Answering science questions 4
This is a continuation of the previous conversation.
If it (a cell) doesn’t know anything then why is it "following a specific set of steps"?
And this is the misunderstanding, the personification of a cell. The sperm cell itself is the result of a multitude of previous steps undertaken by ancestral precursor cells. It’s not like building a car, one cell isn’t progressively built piece by piece and made into something else. It’s not like a cell decides to go into the "sperm line" to become a sperm cell over a liver cell or blood cell. Sperm cells are produced by means of spermatogenesis where one spermatogonium becomes four sperm cells. Spermatogonia are the self-replicating source cells for all sperm made. During this process, a series of biochemical reactions occur that guide the cells through their development. But it’s not active decision making. As I said before, it could be as simple as which daughter cell gets the majority of a signaling molecule inside the dividing cell. It’s no more a decision than a toy drinking bird always dipping back into the glass for more water. One thing to keep in mind, if a cell doesn’t follow the proper course of development, it will be exterminated.
Considering that result is viable with one species and not another, I’d say there’s recognition involved. – By the other species that is. So how does the egg of the other species know what’s right and wrong? Kinda weird how something so small knows what works and what doesn’t.
Wow
It’s a stretch to say that because it doesn’t work in the end, recognition is occurring. If a fishing rod is unable to reel in line, is that a recognition by the fishing tool that something is wrong with the reeling mechanism? If a loaf of bread fails to rise, is that recognition by the bread that there wasn’t enough sugar in it to feed the yeast to make it rise? Trying something repeatedly and getting the same result each time is not recognition. The reason cross species fertilization won’t work is because the DNA templates do not match up, therefore, proper directions as to how the cell should begin dividing and developing do not occur. Basically, the recipe is wrong and has too many of some ingredients and not enough of others that are put into the mixing bowl at bad times. It’s not a matter of the embryo finding itself in the wrong place and deciding that it’s an abomination, it’s a matter of having the wrong developmental mechanisms turned on at the wrong time resulting in an unstable organism that eventually dies because of the bad directions. If the directions are good enough, the organism will survive to birth. Look at breeding tigers and lions. Two similar species, but able to make viable reproducing (sometimes) offspring. Other times, the organisms are sterile.

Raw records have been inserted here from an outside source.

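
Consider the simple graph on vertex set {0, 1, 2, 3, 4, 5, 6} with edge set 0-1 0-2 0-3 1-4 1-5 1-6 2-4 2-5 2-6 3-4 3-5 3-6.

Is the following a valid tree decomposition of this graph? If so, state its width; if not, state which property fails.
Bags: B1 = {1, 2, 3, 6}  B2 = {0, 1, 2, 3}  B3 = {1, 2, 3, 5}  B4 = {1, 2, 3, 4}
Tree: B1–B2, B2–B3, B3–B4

Yes; width 3.

Checking the three conditions: (i) the bags cover all of {0, 1, 2, 3, 4, 5, 6}; (ii) for each edge, some bag contains both endpoints; (iii) the bags containing any fixed vertex form a subtree. All hold, so the decomposition is valid with width 4 − 1 = 3.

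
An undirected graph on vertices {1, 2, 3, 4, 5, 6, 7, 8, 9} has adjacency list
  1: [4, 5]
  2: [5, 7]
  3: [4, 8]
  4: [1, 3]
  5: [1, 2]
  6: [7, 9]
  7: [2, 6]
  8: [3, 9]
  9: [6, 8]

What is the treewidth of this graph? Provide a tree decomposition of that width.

The largest bag has 3 vertices, giving width 2; this decomposition certifies tw(G) ≤ 2. For the lower bound, G contains the cycle 5–2–7–6–9–8–3–4–1–5, so G is not a forest; only forests have treewidth ≤ 1, hence tw(G) ≥ 2. Combining the bounds, tw(G) = 2.

Treewidth 2.
One optimal decomposition is:
Bags: B1 = {2, 5, 7}  B2 = {5, 6, 7}  B3 = {5, 6, 9}  B4 = {5, 8, 9}  B5 = {3, 5, 8}  B6 = {3, 4, 5}  B7 = {1, 4, 5}
Tree: B1–B2, B2–B3, B3–B4, B4–B5, B5–B6, B6–B7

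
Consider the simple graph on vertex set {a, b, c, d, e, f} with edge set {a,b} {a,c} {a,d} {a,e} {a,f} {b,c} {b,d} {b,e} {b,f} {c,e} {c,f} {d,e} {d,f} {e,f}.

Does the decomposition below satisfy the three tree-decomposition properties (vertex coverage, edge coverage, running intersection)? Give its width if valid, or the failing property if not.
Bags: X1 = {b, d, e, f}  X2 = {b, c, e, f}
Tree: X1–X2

A tree decomposition must satisfy three properties: every vertex lies in some bag; for every edge, both endpoints lie together in some bag; and for every vertex, the bags containing it form a connected subtree. Here vertex a appears in no bag, so the decomposition is invalid.

No — vertex a appears in no bag.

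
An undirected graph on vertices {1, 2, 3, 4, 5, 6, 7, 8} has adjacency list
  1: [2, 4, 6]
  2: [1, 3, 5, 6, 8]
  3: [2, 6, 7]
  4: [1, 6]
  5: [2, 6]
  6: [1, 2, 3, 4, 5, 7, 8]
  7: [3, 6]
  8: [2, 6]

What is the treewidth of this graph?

A width-2 tree decomposition is:
Bags: B1 = {2, 6, 8}  B2 = {2, 3, 6}  B3 = {3, 6, 7}  B4 = {1, 2, 6}  B5 = {2, 5, 6}  B6 = {1, 4, 6}
Tree: B1–B2, B2–B3, B2–B4, B1–B5, B4–B6
Each bag holds 3 vertices, so the decomposition has width 2, which upper-bounds the treewidth. For the lower bound, the 3 vertices {2, 6, 8} are pairwise adjacent, and any tree decomposition puts a clique entirely inside one bag — forcing width ≥ 2. Combining the bounds, tw(G) = 2.

2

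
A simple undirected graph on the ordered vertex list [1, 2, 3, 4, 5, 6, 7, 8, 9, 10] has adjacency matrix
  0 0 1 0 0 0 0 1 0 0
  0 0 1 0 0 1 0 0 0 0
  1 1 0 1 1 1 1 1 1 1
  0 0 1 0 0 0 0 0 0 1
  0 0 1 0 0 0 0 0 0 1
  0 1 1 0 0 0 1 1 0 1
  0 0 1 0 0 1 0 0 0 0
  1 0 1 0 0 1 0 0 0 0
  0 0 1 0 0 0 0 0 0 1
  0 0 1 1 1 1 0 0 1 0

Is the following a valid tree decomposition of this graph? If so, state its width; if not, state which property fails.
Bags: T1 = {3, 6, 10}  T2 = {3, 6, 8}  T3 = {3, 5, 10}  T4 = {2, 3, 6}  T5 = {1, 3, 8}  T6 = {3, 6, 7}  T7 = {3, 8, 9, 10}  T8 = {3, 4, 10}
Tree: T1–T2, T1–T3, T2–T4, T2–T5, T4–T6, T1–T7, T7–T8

No — bags containing vertex 8 are not connected in the tree.

A tree decomposition must satisfy three properties: every vertex lies in some bag; for every edge, both endpoints lie together in some bag; and for every vertex, the bags containing it form a connected subtree. Here bags containing vertex 8 are not connected in the tree, so the decomposition is invalid.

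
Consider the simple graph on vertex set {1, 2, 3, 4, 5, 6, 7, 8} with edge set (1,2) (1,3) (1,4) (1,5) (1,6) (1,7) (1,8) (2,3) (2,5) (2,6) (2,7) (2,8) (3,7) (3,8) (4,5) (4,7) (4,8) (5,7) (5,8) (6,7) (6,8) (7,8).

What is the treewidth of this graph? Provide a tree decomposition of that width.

Every bag has size at most 5, so the width is 5 − 1 = 4 and tw(G) ≤ 4. On the other hand G contains the 5-clique {1, 2, 3, 7, 8}. A clique must lie in a single bag of any decomposition, so no decomposition can have width below 4. Combining the bounds, tw(G) = 4.

Treewidth 4.
One such decomposition:
Bags: B1 = {1, 2, 5, 7, 8}  B2 = {1, 4, 5, 7, 8}  B3 = {1, 2, 3, 7, 8}  B4 = {1, 2, 6, 7, 8}
Tree: B1–B2, B1–B3, B1–B4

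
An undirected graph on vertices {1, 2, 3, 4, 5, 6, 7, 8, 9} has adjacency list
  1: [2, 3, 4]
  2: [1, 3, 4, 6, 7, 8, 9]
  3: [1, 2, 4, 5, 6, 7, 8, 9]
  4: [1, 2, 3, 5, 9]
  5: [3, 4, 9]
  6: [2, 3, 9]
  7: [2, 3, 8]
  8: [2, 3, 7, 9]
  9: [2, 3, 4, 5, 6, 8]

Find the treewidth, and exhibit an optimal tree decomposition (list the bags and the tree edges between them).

Treewidth 3.
Bags: B1 = {2, 3, 6, 9}  B2 = {2, 3, 4, 9}  B3 = {2, 3, 8, 9}  B4 = {3, 4, 5, 9}  B5 = {2, 3, 7, 8}  B6 = {1, 2, 3, 4}
Tree: B1–B2, B2–B3, B2–B4, B3–B5, B2–B6

Each bag holds 4 vertices, so the decomposition has width 3, which upper-bounds the treewidth. For the lower bound, the 4 vertices {1, 2, 3, 4} are pairwise adjacent, and any tree decomposition puts a clique entirely inside one bag — forcing width ≥ 3. Combining the bounds, tw(G) = 3.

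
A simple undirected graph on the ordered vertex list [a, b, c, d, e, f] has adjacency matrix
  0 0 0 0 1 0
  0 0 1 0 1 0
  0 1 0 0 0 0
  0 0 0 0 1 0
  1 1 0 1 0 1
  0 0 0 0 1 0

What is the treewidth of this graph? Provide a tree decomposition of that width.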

So you mean to tell me that there are little instructions on little sperm cells that have to find ways to work in tandem with other little itsy bitsy things. – How unreal is that? How totally unbelievably amazing?
In a word … yes! You stumbled onto this without much of any prior knowledge whatsoever! How cool eh? Remember, a fully differentiated cell is one that is the result of many rounds of development stretching all the way to the point of fertilization. One cell, by using chemical and surface receptor signaling is able to become any cell in the body if given in the proper order and concentration. As a result, the surface of the cells are covered with proteins, sugars and lipids in the form of receptors and binding sites that read almost like a book as to where the cell has been and what biochemical processes it has undergone. So it’s not so much a set of instructions, although i think that stems from the fact that you insist on personifying cells, but more like a documentation of the life of that particular cell, a biography if you will. Unreal? Unbelievable? Believe it!
If this happens on such a microscopic scale everyday, then why is it so hard to understand that something so much smarter than us must have created it?
Not even microscopic, but nano and picoscopic. And it’s not that it’s so hard to understand a prime mover, it’s just that everything I’ve laid out is an explanation as to how certain things work, and is not evidence for or against God. It makes no hypothesis about that idea, so therefore is outside the explanation. Pointing at something and saying, "God did it" is nothing more than an explanation in itself anyways.
How can anybody dismiss this as random?
No one’s dismissing anything. It’s not a poor admission to be randomly guided, and it’s not any less of an explanation as to how something works.